ゲゲゲの鬼太郎で有名な漫画家・水木しげるの自伝。小学校では勉強をせず、虫取りや妖怪の話、スケッチといった趣味ばかり、卒業後は落第続き。仕事をしても生来のんきで極端にマイペースな性格だから長続きしない。第二次世界大戦が始まり徴兵され、ラバウルに派遣される。腕を失い、小隊が全滅に近いことになりながら、現地人と仲良くなり、再会の約束をする。帰国後は紙芝居や貸本を書くが出版社の倒産も相次ぎ貧乏生活。

なぜその本を、読書感想文に使ったのですか?

中学校の図書室が廃棄本を生徒に提供していたのでもらった。読書感想文の題材が8月30日くらいまで決まっていなかったのでとにかく家にあったこの本を使うことにした。確かちょうどNHKのドラマで話題になっていた年だったと思う。もともと作者の妖怪の絵が好きだったので、ブームに乗っていると思われるのは嫌だと思いながらも時間がないので書いた。

読書感想文を書いてみていかがでしたか?難易度や、書く前後のエピソード、その本についての考えの変化、これから読書感想文を書く小中高生へのアドバイスなどもお書きください。

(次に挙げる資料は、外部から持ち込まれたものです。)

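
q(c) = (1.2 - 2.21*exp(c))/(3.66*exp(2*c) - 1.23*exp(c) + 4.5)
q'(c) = (1.2 - 2.21*exp(c))*(-7.32*exp(2*c) + 1.23*exp(c))/(3.66*exp(2*c) - 1.23*exp(c) + 4.5)^2 - 2.21*exp(c)/(3.66*exp(2*c) - 1.23*exp(c) + 4.5)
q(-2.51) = 0.23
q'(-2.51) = -0.04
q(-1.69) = 0.18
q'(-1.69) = -0.09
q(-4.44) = 0.26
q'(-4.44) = -0.01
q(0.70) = -0.19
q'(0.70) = 0.05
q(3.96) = -0.01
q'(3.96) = 0.01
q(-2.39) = 0.23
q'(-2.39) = -0.04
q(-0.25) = -0.09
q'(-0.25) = -0.24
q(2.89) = -0.03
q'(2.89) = 0.03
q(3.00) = -0.03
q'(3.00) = 0.03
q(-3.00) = 0.25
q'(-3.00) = -0.02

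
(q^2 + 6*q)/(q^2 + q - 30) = q/(q - 5)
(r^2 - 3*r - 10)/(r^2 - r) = (r^2 - 3*r - 10)/(r*(r - 1))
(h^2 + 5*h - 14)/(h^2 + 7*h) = (h - 2)/h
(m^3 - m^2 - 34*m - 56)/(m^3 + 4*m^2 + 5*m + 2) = (m^2 - 3*m - 28)/(m^2 + 2*m + 1)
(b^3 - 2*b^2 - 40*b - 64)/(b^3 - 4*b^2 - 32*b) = (b + 2)/b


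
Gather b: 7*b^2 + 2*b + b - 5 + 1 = 7*b^2 + 3*b - 4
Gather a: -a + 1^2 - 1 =-a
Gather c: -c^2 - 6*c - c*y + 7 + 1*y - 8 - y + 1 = -c^2 + c*(-y - 6)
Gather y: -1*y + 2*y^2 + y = 2*y^2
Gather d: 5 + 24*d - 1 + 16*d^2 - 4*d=16*d^2 + 20*d + 4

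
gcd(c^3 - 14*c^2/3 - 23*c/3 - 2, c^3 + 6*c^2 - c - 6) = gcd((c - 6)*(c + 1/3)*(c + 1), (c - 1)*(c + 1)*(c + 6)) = c + 1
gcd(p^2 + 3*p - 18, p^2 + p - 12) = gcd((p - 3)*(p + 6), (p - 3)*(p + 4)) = p - 3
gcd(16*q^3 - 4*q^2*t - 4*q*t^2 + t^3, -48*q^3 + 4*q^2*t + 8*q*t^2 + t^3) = 2*q - t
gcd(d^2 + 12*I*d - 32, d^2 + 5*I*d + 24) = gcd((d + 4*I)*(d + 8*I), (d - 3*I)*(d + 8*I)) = d + 8*I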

大変難しかった。作者は何度も死ぬ目に遭い、苦労も重ねながら、この自伝には悲壮感がない。どちらかというとのんき。印象に残ったのはラバウルの現地人との交流だったのでそれを中心に書こうとしたが、学校にケンカを売っているような文章になりそうになった。「食べる分だけつくり、寝たい時に寝、歌って踊る原始的な暮らしには、競争社会の現代にないものがある。こんな楽園を見るとお金を稼いでも勉強ができても本当に幸せにはなれないと思える。」下手をすれば学校を否定する方向に行きそうな文章。「しかし作者も日本では生活のためにお金を必死で稼いだ。幸せとは何なのか」とつけてなんとか逃げた。逃げられたと思う。初めに読んだときは戦中戦後を生きた作者の壮絶な半生にただただ圧倒され、それをユーモラスに描くことに感動し、こんな幸せな世界になればいいと思った。しかし読書感想文を書こうと格闘する中で、自分は電子機器や学校、公共交通機関その他便利なものに囲まれた今の生活を捨てられるか、お金は人を幸せにするか、など様々なことを考えた。答えは出ない。もし自分がこれからまた感想文を書くなら、答えのない問いについて考えた軌跡を素直に書きたい。